2 Boxes @ $1.50 = $3.00
2 Boxes @ $1.00 = $2.00
2 Boxes @ $1.25 = $2.50

6 boxes total cost $7.50

$7.50 divided by 6 boxes = $1.25/1 box

The average of $1.25 is still the same if one box were purchased and then the average calculated:  $1.50 + $1.00 + $1.25 = $3.75 divided by 3 boxes = $1.25/1 box.


I thank you for your reply.  

Answer
If you do a plot of "number of boxes" versus "unit price", you will see a uniform distribution. Each unit price forms a separate "class" in statistical terms. Strictly speaking, it should be referred to as a frequency histogram (since it is discrete). If you divide the frequency of each class by the total number of occurrences, you will obtain a probability mass function (p.m.f.), with p vs c, as illustrated below.

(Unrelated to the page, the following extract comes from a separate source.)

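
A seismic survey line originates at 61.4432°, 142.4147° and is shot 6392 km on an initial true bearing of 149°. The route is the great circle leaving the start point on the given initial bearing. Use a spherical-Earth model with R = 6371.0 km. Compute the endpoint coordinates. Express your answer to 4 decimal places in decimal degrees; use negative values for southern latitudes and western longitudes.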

i.e., CLASS FREQUENCY PROBABILITY
c1=1.50 f1=2 p1=2/6=0.33
c2=1.00 f2=2 p2=2/6=0.33
c3=1.25 f3=2 p3=2/6=0.33

From this, it is clear that regardless of the actual frequency of each class, as long as they are evenly (or uniformly) distributed, the average cost per item will always be the arithmetic mean (A.M.), which is (c1+c2+c3)/3 in this example. Remember that a simple average is a special case of the weighted average. The W.A. is different from the simple average of {c} when the distribution is non-uniform.